Ismail M. El-Hawary, Nada N. Nawar, Mervat G. Al-Inany, Mariam A. Yonan, Manal El Seweify

Abstract


Objectives: To evaluate the role of 16S rRNA gene sequencing for rapid and sensitive diagnosis of clinically septic neonates.

Study design: Cross-sectional study.

Patients and methods: This study conducted in both NICUs of Kasr Al Ainy hospital and Children’s hospital, Cairo University over a period of three months. Fifty neonates undergoing sepsis evaluation were included in this study. Sixty-one blood samples were collected as a part of evaluation of infection, 50 samples upon admission and 11 samples as follow up due to persistence of clinical manifestations. These samples were used for both blood culture and broad range 16S rRNA polymerase chain reaction (PCR) analyses. Genotypic identification of bacteria by sequence analysis of the 16S rRNA gene was performed on all PCR positive samples.

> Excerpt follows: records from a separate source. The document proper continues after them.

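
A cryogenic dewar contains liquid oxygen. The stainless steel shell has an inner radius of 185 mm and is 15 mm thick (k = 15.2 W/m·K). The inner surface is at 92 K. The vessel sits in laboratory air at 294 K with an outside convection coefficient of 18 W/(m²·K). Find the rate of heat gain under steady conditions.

Q ≈ 1790 W

For a spherical shell R = (1/r₁ − 1/r₂)/(4πk); film R = 1/(h·4πr²). In series:
R_stainless steel shell = (1/0.185 − 1/0.2)/(4π×15.2) = 0.002122 K/W
R_outer film = 1/(h·4πr_o²) = 1/(18×4π×0.2²) = 0.1105 K/W
R_total = 0.1126 K/W
Q = ΔT/R_total = 202/0.1126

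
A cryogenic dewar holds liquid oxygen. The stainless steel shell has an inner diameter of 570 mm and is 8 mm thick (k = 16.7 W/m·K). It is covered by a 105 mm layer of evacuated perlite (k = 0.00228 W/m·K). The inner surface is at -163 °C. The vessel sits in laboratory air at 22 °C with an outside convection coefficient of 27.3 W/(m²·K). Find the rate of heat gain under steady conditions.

Each spherical layer contributes R = (1/r_i − 1/r_o)/(4πk):
R_stainless steel shell = (1/0.285 − 1/0.293)/(4π×16.7) = 4.565×10^-4 K/W
R_evacuated perlite = (1/0.293 − 1/0.398)/(4π×0.00228) = 31.43 K/W
R_outer film = 1/(h·4πr_o²) = 1/(27.3×4π×0.398²) = 0.0184 K/W
R_total = 31.45 K/W
Q = ΔT/R_total = 185/31.45

Q ≈ 5.88 W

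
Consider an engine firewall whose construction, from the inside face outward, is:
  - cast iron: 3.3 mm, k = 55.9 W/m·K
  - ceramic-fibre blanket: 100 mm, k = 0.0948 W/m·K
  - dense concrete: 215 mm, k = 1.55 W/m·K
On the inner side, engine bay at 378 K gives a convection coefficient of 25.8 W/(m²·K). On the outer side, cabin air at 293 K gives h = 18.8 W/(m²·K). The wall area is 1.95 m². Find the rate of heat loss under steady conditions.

Q ≈ 129 W

Thermal resistances in series:
R_inner film = 1/(h_i·A) = 1/(25.8×1.95) = 0.01988 K/W
R_cast iron = L/(kA) = 0.0033/(55.9×1.95) = 3.027×10^-5 K/W
R_ceramic-fibre blanket = L/(kA) = 0.1/(0.0948×1.95) = 0.5409 K/W
R_dense concrete = L/(kA) = 0.215/(1.55×1.95) = 0.07113 K/W
R_outer film = 1/(h_o·A) = 1/(18.8×1.95) = 0.02728 K/W
R_total = 0.6593 K/W
Q = ΔT / R_total = 85 / 0.6593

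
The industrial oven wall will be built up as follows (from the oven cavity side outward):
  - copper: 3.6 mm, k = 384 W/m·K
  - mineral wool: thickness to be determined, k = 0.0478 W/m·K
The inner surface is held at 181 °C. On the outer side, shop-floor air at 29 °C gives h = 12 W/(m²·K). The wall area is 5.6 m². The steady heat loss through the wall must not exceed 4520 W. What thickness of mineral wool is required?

L ≈ 5.02 mm

Model the wall as resistances in series:
R_copper = L/(kA) = 0.0036/(384×5.6) = 1.674×10^-6 K/W
R_outer film = 1/(h_o·A) = 1/(12×5.6) = 0.01488 K/W
Sum of the known resistances R_other = 0.01488 K/W
Required total resistance R_tot = ΔT/Q_allow = 152/4520 = 0.03363 K/W
R_mineral wool = R_tot − R_other = 0.01875 K/W
L = R·k·A = 0.01875×0.0478×5.6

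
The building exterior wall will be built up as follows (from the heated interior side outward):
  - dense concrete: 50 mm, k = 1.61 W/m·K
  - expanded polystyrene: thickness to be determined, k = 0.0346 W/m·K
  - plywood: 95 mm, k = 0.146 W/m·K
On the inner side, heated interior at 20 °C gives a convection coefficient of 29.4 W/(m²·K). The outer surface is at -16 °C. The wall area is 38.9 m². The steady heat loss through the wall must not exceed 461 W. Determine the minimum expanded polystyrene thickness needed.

Series thermal resistances:
R_inner film = 1/(h_i·A) = 1/(29.4×38.9) = 8.744×10^-4 K/W
R_dense concrete = L/(kA) = 0.05/(1.61×38.9) = 7.984×10^-4 K/W
R_plywood = L/(kA) = 0.095/(0.146×38.9) = 0.01673 K/W
Sum of the known resistances R_other = 0.0184 K/W
Required total resistance R_tot = ΔT/Q_allow = 36/461 = 0.07809 K/W
R_expanded polystyrene = R_tot − R_other = 0.05969 K/W
L = R·k·A = 0.05969×0.0346×38.9

L ≈ 80.3 mm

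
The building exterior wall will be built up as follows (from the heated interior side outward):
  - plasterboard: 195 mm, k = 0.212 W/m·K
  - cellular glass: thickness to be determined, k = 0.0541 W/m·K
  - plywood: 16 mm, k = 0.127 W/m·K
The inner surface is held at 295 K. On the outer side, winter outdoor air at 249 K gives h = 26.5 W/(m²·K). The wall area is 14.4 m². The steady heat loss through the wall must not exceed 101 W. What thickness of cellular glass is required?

Model the wall as resistances in series:
R_plasterboard = L/(kA) = 0.195/(0.212×14.4) = 0.06388 K/W
R_plywood = L/(kA) = 0.016/(0.127×14.4) = 0.008749 K/W
R_outer film = 1/(h_o·A) = 1/(26.5×14.4) = 0.002621 K/W
Sum of the known resistances R_other = 0.07525 K/W
Required total resistance R_tot = ΔT/Q_allow = 46/101 = 0.4554 K/W
R_cellular glass = R_tot − R_other = 0.3802 K/W
L = R·k·A = 0.3802×0.0541×14.4

L ≈ 296 mm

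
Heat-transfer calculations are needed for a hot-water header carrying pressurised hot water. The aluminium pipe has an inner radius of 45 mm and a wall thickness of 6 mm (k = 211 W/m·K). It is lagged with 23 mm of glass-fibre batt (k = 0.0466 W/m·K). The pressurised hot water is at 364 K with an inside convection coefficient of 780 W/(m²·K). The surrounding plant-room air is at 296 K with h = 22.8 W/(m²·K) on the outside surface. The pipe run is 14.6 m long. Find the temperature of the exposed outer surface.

For a radial system each layer contributes R = ln(r_out/r_in)/(2πkL); films add R = 1/(hA).
R_inner film = 1/(h_i·2πr₁L) = 1/(780×2π×0.045×14.6) = 3.106×10^-4 K/W
R_aluminium pipe wall = ln(51/45)/(2π×211×14.6) = 6.466×10^-6 K/W
R_glass-fibre batt = ln(74/51)/(2π×0.0466×14.6) = 0.08708 K/W
R_outer film = 1/(h_o·2πr_oL) = 1/(22.8×2π×0.074×14.6) = 0.006461 K/W
R_total = 0.09386 K/W
Q = ΔT/R_total = 68/0.09386
Q = 725 W
T_interface = T_inner − Q·ΣR(inner→interface) = 364 − 725×0.08739

T ≈ 301 K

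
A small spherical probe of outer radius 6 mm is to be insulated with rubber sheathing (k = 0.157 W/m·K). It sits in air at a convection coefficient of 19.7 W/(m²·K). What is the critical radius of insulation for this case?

For a sphere r_cr = 2k/h = 2×0.157/19.7
r_cr = 15.9 mm; since the bare radius (6 mm) is below r_cr, adding a thin layer of insulation will *increase* heat loss.

r_cr ≈ 15.9 mm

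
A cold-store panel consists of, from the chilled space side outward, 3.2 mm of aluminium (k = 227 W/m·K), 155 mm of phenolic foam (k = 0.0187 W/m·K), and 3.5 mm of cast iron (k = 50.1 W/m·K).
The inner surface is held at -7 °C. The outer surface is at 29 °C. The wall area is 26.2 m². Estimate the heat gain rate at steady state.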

Results: The rate of culture-proven sepsis was 19.7 %. (12/61). With the molecular method of broad range 16S rRNA PCR, the detection of bacteria improved to 29.5%(18/61). PCR revealed sensitivity, specificity, positive predictive value and negative predictive value of [91.7%, 85.4%. 61% and 97.6%] respectively, while the accuracy of this test was 86.7%. So, compared to culture, the 16S rRNA PCR demonstrated a high negative predictive value for ruling out neonatal sepsis. We found a significant association between increasing number of abnormal hematological findings and PCR positivity (p=0.006).

Conclusion: Broad range 16S rRNA PCR can be used to rule out sepsis. Both PCR and sequence analysis can provide additional diagnostic data that cannot be obtained with the use of broad-range PCR and routine laboratory tests alone.